L’usage par le juge des référés des pouvoirs qu’il tient des dispositions de l’article L. 521-2 du code de justice administrative est subordonné à la condition qu’une urgence particulière rende nécessaire l’intervention dans les quarante-huit heures d’une décision destinée à la sauvegarde d’une liberté fondamentale.
Pour caractériser l’existence d’une situation d’urgence, la société Le court-circuit fait valoir que la fermeture de l’établissement, qui va intervenir dans une période économiquement déterminante, va entraîner une perte de chiffre d’affaires, qu’elle évalue à environ 16 000 euros pour six jours ouvrés. Toutefois, même si l’exercice clos le 31 juillet 2025 a fait apparaître un résultat net négatif de 6 440 euros, pour un chiffre d’affaires de 620 867 euros, il ne ressort pas des pièces versées au dossier que la situation financière de la société requérante serait à ce point dégradée qu’une fermeture prononcée pour une durée limitée de sept jours serait susceptible d’avoir des conséquences pouvant compromettre sa pérennité ou, du moins, aurait des incidences suffisamment significatives sur cette situation. Par ailleurs, si la société Le court-circuit fait également valoir que l’établissement étant exploité sous une forme coopérative, la fermeture aura un impact sur les salariés, en tout état de cause, il ne ressort d’aucun élément que l’arrêté litigieux aurait directement des conséquences sur ces derniers.
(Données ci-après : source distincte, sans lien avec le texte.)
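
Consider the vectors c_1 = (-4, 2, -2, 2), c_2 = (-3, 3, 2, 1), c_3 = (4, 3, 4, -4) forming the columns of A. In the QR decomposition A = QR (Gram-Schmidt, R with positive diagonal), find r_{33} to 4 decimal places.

q_1 = c_1/‖c_1‖ = (-4, 2, -2, 2)/5.2915 = (-0.7559, 0.3780, -0.3780, 0.3780).
r_{12} = q_1·c_2 = 3.0237.
u_2 = c_2 − 3.0237·q_1 = (-0.7143, 1.8571, 3.1429, -0.1429).
‖u_2‖ = 3.7225, so q_2 = (-0.1919, 0.4989, 0.8443, -0.0384).
r_{13} = q_1·c_3 = -4.9135; r_{23} = q_2·c_3 = 4.2598.
u_3 = c_3 + 4.9135·q_1 − 4.2598·q_2 = (1.1031, 2.7320, -1.4536, -1.9794).
r_{33} = ‖u_3‖ = 3.8355.

r_{33} = 3.8355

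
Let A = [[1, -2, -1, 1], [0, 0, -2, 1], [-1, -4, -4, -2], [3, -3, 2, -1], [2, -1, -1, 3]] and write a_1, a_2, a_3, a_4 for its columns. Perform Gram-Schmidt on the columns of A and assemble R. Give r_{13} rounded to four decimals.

q_1 = a_1/‖a_1‖ = (1, 0, -1, 3, 2)/3.8730 = (0.2582, 0.0000, -0.2582, 0.7746, 0.5164).
r_{13} = q_1·a_3 = 1.8074.

r_{13} = 1.8074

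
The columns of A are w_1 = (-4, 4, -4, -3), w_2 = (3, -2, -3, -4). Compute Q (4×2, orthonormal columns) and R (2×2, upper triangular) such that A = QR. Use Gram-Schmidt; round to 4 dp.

Q = [[-0.5298, 0.5342], [0.5298, -0.3714], [-0.5298, -0.4428], [-0.3974, -0.6170]], R = [[7.5498, 0.5298], [0.0000, 6.1416]]

w_1 = (-4, 4, -4, -3); ‖w_1‖ = 7.5498, so q_1 = (-0.5298, 0.5298, -0.5298, -0.3974).
q_1·w_2 = (-0.5298)·3 + 0.5298·(-2) + (-0.5298)·(-3) + (-0.3974)·(-4) = 0.5298.
u_2 = w_2 − 0.5298·q_1 = (3.2807, -2.2807, -2.7193, -3.7895).
‖u_2‖ = 6.1416, so q_2 = (0.5342, -0.3714, -0.4428, -0.6170).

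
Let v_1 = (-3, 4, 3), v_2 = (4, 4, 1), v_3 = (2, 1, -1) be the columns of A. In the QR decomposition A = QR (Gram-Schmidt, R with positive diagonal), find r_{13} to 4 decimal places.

e_1 = v_1/‖v_1‖ = (-3, 4, 3)/5.8310 = (-0.5145, 0.6860, 0.5145).
r_{13} = e_1·v_3 = -0.8575.

r_{13} = -0.8575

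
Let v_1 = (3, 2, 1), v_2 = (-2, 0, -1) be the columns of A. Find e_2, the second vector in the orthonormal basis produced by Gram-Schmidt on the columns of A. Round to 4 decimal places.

e_2 = (-0.4082, 0.8165, -0.4082)

v_1 = (3, 2, 1); ‖v_1‖ = 3.7417, so e_1 = (0.8018, 0.5345, 0.2673).
e_1·v_2 = 0.8018·(-2) + 0.5345·0 + 0.2673·(-1) = -1.8708.
u_2 = v_2 + 1.8708·e_1 = (-0.5000, 1.0000, -0.5000).
‖u_2‖ = 1.2247, so e_2 = (-0.4082, 0.8165, -0.4082).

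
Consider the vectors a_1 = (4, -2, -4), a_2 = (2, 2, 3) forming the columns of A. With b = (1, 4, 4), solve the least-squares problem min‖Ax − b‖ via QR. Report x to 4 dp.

x = (-0.2993, 1.1533)

a_1 = (4, -2, -4); ‖a_1‖ = 6.0000, so q_1 = (0.6667, -0.3333, -0.6667).
q_1·a_2 = 0.6667·2 + (-0.3333)·2 + (-0.6667)·3 = -1.3333.
u_2 = a_2 + 1.3333·q_1 = (2.8889, 1.5556, 2.1111).
‖u_2‖ = 3.9016, so q_2 = (0.7404, 0.3987, 0.5411).
Qᵀb = (-3.3333, 4.4996).
Back-substitute: x_2 = 4.4996/3.9016 = 1.1533.
x_1 = (-3.3333 + 1.3333·1.1533)/6.0000 = -0.2993.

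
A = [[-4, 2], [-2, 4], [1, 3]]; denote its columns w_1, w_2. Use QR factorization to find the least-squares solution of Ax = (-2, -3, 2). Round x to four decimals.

x = (0.7591, -0.0045)

w_1 = (-4, -2, 1); ‖w_1‖ = 4.5826, so q_1 = (-0.8729, -0.4364, 0.2182).
q_1·w_2 = (-0.8729)·2 + (-0.4364)·4 + 0.2182·3 = -2.8368.
u_2 = w_2 + 2.8368·q_1 = (-0.4762, 2.7619, 3.6190).
‖u_2‖ = 4.5774, so q_2 = (-0.1040, 0.6034, 0.7906).
Qᵀb = (3.4915, -0.0208).
Back-substitute: x_2 = -0.0208/4.5774 = -0.0045.
x_1 = (3.4915 + 2.8368·(-0.0045))/4.5826 = 0.7591.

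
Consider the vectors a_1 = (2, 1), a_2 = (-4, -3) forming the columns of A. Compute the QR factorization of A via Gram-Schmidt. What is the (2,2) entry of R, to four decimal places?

e_1 = a_1/‖a_1‖ = (2, 1)/2.2361 = (0.8944, 0.4472).
r_{12} = e_1·a_2 = -4.9193.
u_2 = a_2 + 4.9193·e_1 = (0.4000, -0.8000).
r_{22} = ‖u_2‖ = 0.8944.

r_{22} = 0.8944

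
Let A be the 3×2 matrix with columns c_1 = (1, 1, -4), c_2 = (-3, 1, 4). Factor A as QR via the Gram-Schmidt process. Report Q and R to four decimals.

Q = [[0.2357, -0.7071], [0.2357, 0.7071], [-0.9428, 0.0000]], R = [[4.2426, -4.2426], [0.0000, 2.8284]]

c_1 = (1, 1, -4); ‖c_1‖ = 4.2426, so e_1 = (0.2357, 0.2357, -0.9428).
e_1·c_2 = 0.2357·(-3) + 0.2357·1 + (-0.9428)·4 = -4.2426.
u_2 = c_2 + 4.2426·e_1 = (-2.0000, 2.0000, 0.0000).
‖u_2‖ = 2.8284, so e_2 = (-0.7071, 0.7071, 0.0000).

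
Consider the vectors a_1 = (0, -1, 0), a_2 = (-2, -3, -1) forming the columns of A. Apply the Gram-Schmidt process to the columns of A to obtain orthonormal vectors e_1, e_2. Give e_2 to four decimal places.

a_1 = (0, -1, 0); ‖a_1‖ = 1.0000, so e_1 = (0.0000, -1.0000, 0.0000).
e_1·a_2 = 0.0000·(-2) + (-1.0000)·(-3) + 0.0000·(-1) = 3.0000.
u_2 = a_2 − 3.0000·e_1 = (-2.0000, 0.0000, -1.0000).
‖u_2‖ = 2.2361, so e_2 = (-0.8944, 0.0000, -0.4472).

e_2 = (-0.8944, 0.0000, -0.4472)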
Ainsi, cette société ne démontre aucune urgence justifiant l’usage des pouvoirs que le juge des référés tient de l’article L. 521-2 précité du code de justice administrative.
Il résulte de tout ce qui précède que les conclusions présentées par la société Le court-circuit sur le fondement de l’article L. 521-2 du code de justice administrative doivent être rejetées par application de l’article L. 522-3 précité du code de justice administrative. Doivent être rejetées par voie de conséquence les conclusions à fin d’injonction et celles présentées sur le fondement de l’article L. 761-1 du même code.
ORDONNE :
Article 1er : La requête de la société Le court-circuit est rejetée.
Article 2 : La présente ordonnance sera notifiée à la société Le court-circuit.
Fait à Lyon le 24 avril 2026.
Le juge des référés
J.-P. Chenevey
La République mande et ordonne à la préfète du Rhône, en ce qui la concerne, ou à tous commissaires de justice à ce requis, en ce qui concerne les voies de droit commun contre les parties privées, de pourvoir à l’exécution de la présente décision.